INFO BISNIS — Gagal panen akibat kekeringan sudah mengancam sejumlah daerah di Indonesia. Data Kementerian Pertanian menunjukkan, terdapat sekitar 100 kabupaten/kota yang terdampak kekeringan pada musim kemarau (MK) 2019 dengan total luas areal 102.654 hektare dan puso 9.940 hektare (ha).
Menurut Dirjen Prasarana dan Sarana Pertanian (PSP) Kementan, Sarwo Edhy, sebagian besar wilayah di Pulau Jawa, Bali, dan Nusa Tenggara, sudah tidak mengalami hujan lebih dari 30 hari. Bahkan, dikhawatirkan kekeringan masih akan terus berlanjut pada beberapa bulan ke depan.
Baca Juga:
Oleh karena itu, pengamanan standing crop harus dilakukan bersama-sama dengan pihak terkait. Pihak tersebut antara lain aparat kemanan (TNI dan Polri), dinas pertanian, dinas pengairan, dan petani/kelompok tani.
“Kami telah meminta setiap kabupaten/kota mengoptimalkan sarana dan prasarana yang telah diberikan untuk memitigasi dampak kekeringan tahun 2019. Sedangkan, daerah yang masih memiliki potensi tanam padi, diharapkan segera melakukan percepatan tanam dan didaftarkan pada AUTP,” ujarnya.
Sarwo mengatakan, pemerintah telah menyiapkan upaya mitigasi kekeringan. Pertama, pemanfaatan sumber air. Saat ini terdapat 11.654 unit embung pertanian dan 4.042 unit irigasi perpompaan yang dibangun pada periode 2015-2018.
Baca Juga:
Sarwo meminta untuk memprioritaskan dan mengawal pemanfaatan sumber-sumber air sebagai suplesi pada lahan sawah yang terdampak kekeringan. “Segera identifikasi sumber air alternatif yang masih tersedia dan dapat dimanfaatkan melalui perpompaan dan irigasi air tanah dangkal,” katanya.
Kedua, alsintan mendukung mitigasi kekeringan. Saat ini pemerintah sudah mendistribusikan ribuan unit alat pompa yang mampu menghasilkan air pada kedalaman 20-25 meter. Alat itu juga mampu menampung air sebanyak 1.500 meter kubik dan bisa mengairi 50-70 hektare lahan kering.

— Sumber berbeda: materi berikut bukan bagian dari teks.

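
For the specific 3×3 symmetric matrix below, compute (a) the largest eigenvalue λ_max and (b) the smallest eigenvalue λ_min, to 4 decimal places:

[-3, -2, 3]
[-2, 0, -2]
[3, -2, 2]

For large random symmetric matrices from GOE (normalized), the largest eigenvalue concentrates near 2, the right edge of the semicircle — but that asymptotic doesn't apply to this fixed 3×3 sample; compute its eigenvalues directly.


Since M is real symmetric, all three eigenvalues are real; they are the roots of det(λI − M) = λ³ − (tr M) λ² + s λ − det M, where s is the sum of the principal 2×2 minors.
tr M = -3 + 0 + 2 = -1.
s = ((-3)·0 − (-2)²) + ((-3)·2 − 3²) + (0·2 − (-2)²) = -4 + (-15) + (-4) = -23.
det M (expand along row 1) = (-3)·(-4) − (-2)·2 + 3·4 = 28.
Characteristic polynomial: λ³ + λ² − 23λ − 28 = 0.
Substitute λ = y + (tr M)/3 = y − 0.333333 to remove the quadratic term: y³ + p·y + q = 0 with p = s − (tr M)²/3 = -23.333333 and q = −2(tr M)³/27 + (tr M)·s/3 − det M = -20.259259.
Three real roots ⇒ use the trigonometric (Viète) form: r = 2√(−p/3) = 5.577734, φ = arccos(3q/(p·r)) = arccos(0.466993) = 1.084909 rad.
y_k = r·cos(φ/3 − 2πk/3) for k = 0, 1, 2 gives y = 5.216961, -0.899438, -4.317522.
λ_k = y_k − 0.333333 gives λ = 4.8836, -1.2328, -4.6509 (check: the sum is -1.0000 = tr M).

Hence λ_max = 4.8836 and λ_min = -4.6509.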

Hingga kini, jumlah pompa air yang sudah dialokasikan pada periode tahun 2015-2018 mencapai 93.860 unit. Khusus pada daerah terdampak kekeringan, pompa air yang tersedia mencapai 19.999 unit.

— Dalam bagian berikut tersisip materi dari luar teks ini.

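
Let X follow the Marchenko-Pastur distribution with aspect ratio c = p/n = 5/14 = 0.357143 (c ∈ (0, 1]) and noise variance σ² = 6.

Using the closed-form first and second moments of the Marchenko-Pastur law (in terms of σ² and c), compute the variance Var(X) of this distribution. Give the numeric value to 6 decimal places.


Recall the MP moments m_1 = E[X] = σ² and m_2 = E[X²] = σ⁴ (1 + c).
m_1 = E[X] = σ² = 6, so m_1² = 36.
m_2 = E[X²] = σ⁴ (1 + c) = 36 · (1 + 0.357143) = 36 · 1.357143 = 48.857143.
(Note m_2 − m_1² simplifies to c · σ⁴ = 0.357143 · 36.)

Var(X) = m_2 − m_1² = 48.857143 − 36 = 12.857143.


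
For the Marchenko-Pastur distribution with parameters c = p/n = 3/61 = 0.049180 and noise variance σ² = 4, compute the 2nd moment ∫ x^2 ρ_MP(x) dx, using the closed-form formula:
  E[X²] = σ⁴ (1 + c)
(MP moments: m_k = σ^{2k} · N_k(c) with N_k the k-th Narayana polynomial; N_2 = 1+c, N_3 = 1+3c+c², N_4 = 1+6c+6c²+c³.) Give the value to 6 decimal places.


E[X²] = σ⁴ (1 + c) (second MP moment). With σ² = 4 (so σ⁴ = 16) and c = 3/61 = 0.049180: E[X²] = 16 · (1 + 0.049180) = 16 · 1.049180.

So E[X^2] = 16.786885.


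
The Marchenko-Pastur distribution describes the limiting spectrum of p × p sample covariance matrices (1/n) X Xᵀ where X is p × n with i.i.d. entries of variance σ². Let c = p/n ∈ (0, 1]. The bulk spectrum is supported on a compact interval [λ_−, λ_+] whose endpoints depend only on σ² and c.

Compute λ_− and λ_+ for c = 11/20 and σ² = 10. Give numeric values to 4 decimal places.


c = 11/20 = 0.550000; √c = 0.741620.
λ_− = σ² (1 − √c)² = 10 · (1 − 0.741620)² = 10 · (0.258380)² = 0.667603.
λ_+ = σ² (1 + √c)² = 10 · (1 + 0.741620)² = 10 · (1.741620)² = 30.332397.

Rounded to 4 decimal places: λ_− ≈ 0.6676, λ_+ ≈ 30.3324.


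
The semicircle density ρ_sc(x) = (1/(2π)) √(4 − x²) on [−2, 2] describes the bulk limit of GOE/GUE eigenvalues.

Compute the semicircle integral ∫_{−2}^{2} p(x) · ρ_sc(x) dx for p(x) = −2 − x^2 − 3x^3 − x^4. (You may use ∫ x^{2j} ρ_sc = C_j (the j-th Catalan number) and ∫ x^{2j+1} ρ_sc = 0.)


Write p(x) = Σ a_i x^i, split into monomials and integrate each against ρ_sc separately.
Using ∫ x^{2j} ρ_sc = C_j = (1/(j+1)) C(2j, j) (Catalan numbers) and ∫ x^{2j+1} ρ_sc = 0 (odd monomials vanish by symmetry):
  i = 0 (even): a_0 · C_{0} = -2 · 1 = -2
  i = 2 (even): a_2 · C_{1} = -1 · 1 = -1
  i = 3 (odd): ∫ x^3 ρ_sc = 0 (vanishes)
  i = 4 (even): a_4 · C_{2} = -1 · 2 = -2

Summing the contributions: ∫_{−2}^{2} p(x) ρ_sc(x) dx = (-2) + (-1) + (-2) = -5.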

“Manfaatkan semua pompa air yang tersedia di daerah, dan kerahkan Brigade Alsintan untuk membantu petani dalam mengamankan standing crop dan memitigasi kekeringan,” ucapnya. Selain itu, lanjut Sarwo, manfaatkan juga alsintan dan kerahkan Brigade Alsintan untuk melakukan percepatan tanam (padi, jagung, dan kedelai) pada daerah yang sumber airnya masih tersedia dan mencukupi.
Ketiga adalah koordinasi dan pengawalan air. Untuk ini, Sarwo meminta untuk memonitor ketersediaan air di waduk dan bendungan. Selain itu, utamakan jadwal irigasi pada wilayah yang standing crop-nya terdampak kekeringan. Terapkan dan kawal gilir giring air pada daerah irigasi yang airnya terbatas, serta lakukan penertiban pompa-pompa air ilegal di sepanjang saluran irigasi utama.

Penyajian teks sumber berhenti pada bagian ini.